Le estaba pasando otro tanto a nuestro Presidente. Convencido por la terna de ases que lo asedia, la de Álvaro Leyva, Fabio Valencia y Nicanor Restrepo, llegó a creer que las Farc son distintas de como han sido desde que nacieron, hace más de cuarenta largos años. Olvidó que su muerto jefe, Tirofijo, ganó ese nombre metiéndole un tiro entre las cejas al alcalde de un pueblo al que previamente había amarrado en la mitad de la plaza. Porque también hay una memoria genética en ese grupo, la de la cobardía. La misma con la que inauguraron su carrera de muerte en Inzá, donde dejaron constancia de su marxismo a ultranza y de su anticlericalismo radical asesinando ocho monjitas que le entregaban su vida a Dios en una casa de caridad. Desde entonces han sido leales a su origen, empeorado, si fuera posible, por su contaminación con el tráfico de drogas. Quién sabe de dónde salió la leyenda de que ese grupo de asesinos luchó algún día por una causa política decente. Su única causa ha sido la del odio, su única fórmula el terror, su único norte el dinero.
Como el perrito de nuestra historia, contra todo consejo el Presidente se estaba echando el alacrán encima. Pero López Michelsen y Ernesto Samper insisten tanto, directamente o por los amigos que tienen instalados en el Gabinete de Ministros o en el Congreso, que le habían hecho olvidar lo que son, lo que han sido, lo que serán siempre.

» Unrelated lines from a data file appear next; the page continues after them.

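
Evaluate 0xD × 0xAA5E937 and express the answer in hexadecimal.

0x8A6CD7CB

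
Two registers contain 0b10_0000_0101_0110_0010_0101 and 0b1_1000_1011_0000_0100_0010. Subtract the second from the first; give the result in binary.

Subtract column by column in base 2:
  1-0 → 1
  0-1 → 1 (borrow)
  1-0-1 → 0
  0-0 → 0
  0-0 → 0
  1-0 → 1
  0-1 → 1 (borrow)
  0-0-1 → 1 (borrow)
  0-0-1 → 1 (borrow)
  1-0-1 → 0
  1-0 → 1
  0-0 → 0
  1-1 → 0
  0-1 → 1 (borrow)
  1-0-1 → 0
  0-1 → 1 (borrow)
  0-0-1 → 1 (borrow)
  0-0-1 → 1 (borrow)
  0-0-1 → 1 (borrow)
  0-1-1 → 0 (borrow)
  0-1-1 → 0 (borrow)
  1-0-1 → 0

0b1111010010111100011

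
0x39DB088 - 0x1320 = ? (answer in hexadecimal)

0x39D9D68

Subtract column by column in base 16:
  8-0 → 8
  8-2 → 6
  0-3 → D (borrow)
  B-1-1 → 9
  D-0 → D
  9-0 → 9
  3-0 → 3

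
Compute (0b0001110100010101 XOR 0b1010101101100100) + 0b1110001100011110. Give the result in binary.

First 0b0001110100010101 XOR 0b1010101101100100 = 0b1011011001110001.
Add column by column in base 2, right to left:
  1+0 = 1
  0+1 = 1
  0+1 = 1
  0+1 = 1
  1+1 = 0 carry 1
  1+0+1 = 0 carry 1
  1+0+1 = 0 carry 1
  0+0+1 = 1
  0+1 = 1
  1+1 = 0 carry 1
  1+0+1 = 0 carry 1
  0+0+1 = 1
  1+0 = 1
  1+1 = 0 carry 1
  0+1+1 = 0 carry 1
  1+1+1 = 1 carry 1
  final carry 1

0b11001100110001111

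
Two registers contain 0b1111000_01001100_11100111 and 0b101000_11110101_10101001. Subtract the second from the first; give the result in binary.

Subtract column by column in base 2:
  1-1 → 0
  1-0 → 1
  1-0 → 1
  0-1 → 1 (borrow)
  0-0-1 → 1 (borrow)
  1-1-1 → 1 (borrow)
  1-0-1 → 0
  1-1 → 0
  0-1 → 1 (borrow)
  0-0-1 → 1 (borrow)
  1-1-1 → 1 (borrow)
  1-0-1 → 0
  0-1 → 1 (borrow)
  0-1-1 → 0 (borrow)
  1-1-1 → 1 (borrow)
  0-1-1 → 0 (borrow)
  0-0-1 → 1 (borrow)
  0-0-1 → 1 (borrow)
  0-0-1 → 1 (borrow)
  1-1-1 → 1 (borrow)
  1-0-1 → 0
  1-1 → 0
  1-0 → 1

0b10011110101011100111110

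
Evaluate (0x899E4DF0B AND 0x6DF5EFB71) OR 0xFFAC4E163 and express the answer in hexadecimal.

0xFFBC4FB63

0x899E4DF0B AND 0x6DF5EFB71 = 0x09944DB01.
Then OR with 0xFFAC4E163.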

Fueron las propias Farc las que hubieron de recordárselo. Y en buen momento, que fue de todo lo único bueno, el momento, le pusieron una bomba para asesinarle dos generales, sesenta mayores que hacen curso de ascenso a tenientes coroneles y de paso algunas decenas de jóvenes universitarios o de niños del Colegio Patria. El Presidente, también transido de dolor e igualmente confundido, oye que le recuerdan: qué pena Presidente, pero somos así. Y sin embargo, ¿por qué no insistimos en lo del intercambio humanitario?

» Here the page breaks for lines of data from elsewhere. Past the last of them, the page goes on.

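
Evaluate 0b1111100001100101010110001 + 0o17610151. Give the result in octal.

0o213755432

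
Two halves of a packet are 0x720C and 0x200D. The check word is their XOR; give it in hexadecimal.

0x5201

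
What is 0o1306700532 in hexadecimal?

Each octal digit is 3 bits: 1=001 3=011 0=000 6=110 7=111 0=000 0=000 5=101 3=011 2=010.
Group the bits into nibbles: 1011 0001 1011 1000 0001 0101 1010 → B1B815A.

0xB1B815A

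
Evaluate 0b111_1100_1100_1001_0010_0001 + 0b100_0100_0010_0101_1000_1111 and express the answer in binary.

0b110000001110111010110000

Add column by column in base 2, right to left:
  1+1 = 0 carry 1
  0+1+1 = 0 carry 1
  0+1+1 = 0 carry 1
  0+1+1 = 0 carry 1
  0+0+1 = 1
  1+0 = 1
  0+0 = 0
  0+1 = 1
  1+1 = 0 carry 1
  0+0+1 = 1
  0+1 = 1
  1+0 = 1
  0+0 = 0
  0+1 = 1
  1+0 = 1
  1+0 = 1
  0+0 = 0
  0+0 = 0
  1+1 = 0 carry 1
  1+0+1 = 0 carry 1
  1+0+1 = 0 carry 1
  1+0+1 = 0 carry 1
  1+1+1 = 1 carry 1
  final carry 1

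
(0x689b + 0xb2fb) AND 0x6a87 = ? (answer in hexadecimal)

Add column by column in base 16, right to left:
  b+b = 6 carry 1
  9+f+1 = 9 carry 1
  8+2+1 = b
  6+b = 1 carry 1
  final carry 1
Sum = 0x11b96; now AND with 0x6a87:
  1&0=0, 1&6=0, b&a=a, 9&8=8, 6&7=6

0xa86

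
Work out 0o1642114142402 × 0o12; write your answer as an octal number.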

La viril e inexcusable reacción del Presidente ha recibido las críticas obligadas. Las de los mamertos descubiertos y las de los pro mamertos que quieren posar de ángeles. La señora Salud Hernández ya salió a recordarle el dolor de la madre de un secuestrado por las Farc. Dolor que compartimos y entendemos. Pero no que olvide que los jóvenes de la Universidad Nueva Granada, los niños del Colegio Patria, los mayores del Ejército, los generales, los centenares de secuestrados que la señora Hernández desprecia porque no son canjeables, los millones de colombianos que estarían a merced de los humanitariamente canjeados, no son huérfanos. Esa piedad tan selectiva y absurda se vuelve, por principio, sospechosa. Porque a fuerza de idiota hace pensar en que es perversa. Cualquiera tiene alguien que lo llore y las Farc la clave para que cese el llanto, liberando los secuestrados de su infame cautiverio.

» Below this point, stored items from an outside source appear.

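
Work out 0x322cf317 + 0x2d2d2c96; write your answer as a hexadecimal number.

0x5f5a1fad

Add column by column in base 16, right to left:
  7+6 = d
  1+9 = a
  3+c = f
  f+2 = 1 carry 1
  c+d+1 = a carry 1
  2+2+1 = 5
  2+d = f
  3+2 = 5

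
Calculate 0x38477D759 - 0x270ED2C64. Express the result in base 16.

Subtract column by column in base 16:
  9-4 → 5
  5-6 → F (borrow)
  7-C-1 → A (borrow)
  D-2-1 → A
  7-D → A (borrow)
  7-E-1 → 8 (borrow)
  4-0-1 → 3
  8-7 → 1
  3-2 → 1

0x1138AAAF5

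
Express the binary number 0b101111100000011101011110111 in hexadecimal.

Group the bits into nibbles: 0101 1111 0000 0011 1010 1111 0111 → 5f03af7.

0x5f03af7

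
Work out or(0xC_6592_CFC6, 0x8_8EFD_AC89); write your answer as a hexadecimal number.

OR each hex digit independently (no carries):
  C|8=C, 6|8=E, 5|E=F, 9|F=F, 2|D=F, C|A=E, F|C=F, C|8=C, 6|9=F

0xCEFFFEFCF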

Los Caguán-adictos han olvidado un pequeño detalle en lo del intercambio humanitario. Y es que en guerra se justifica entre presos combatientes. Jamás entre bandidos presos, juzgados de acuerdo a las reglas del Derecho Universal, contra inocentes que nada de combatientes tienen. Que Ingrid Betancourt, o Clara Rojas, o la señora de Lozada sean rehenes de guerra, no es tesis de recibo en mentes sanas. Hay que andar muy extraviado en el universo moral para sostenerla. Y hay que ser muy ingenuo, o muy torpe, para creer que el terrorismo, así sea por casualidad o conveniencia, deja de ser, como el alacrán de nuestra fábula, tal como es.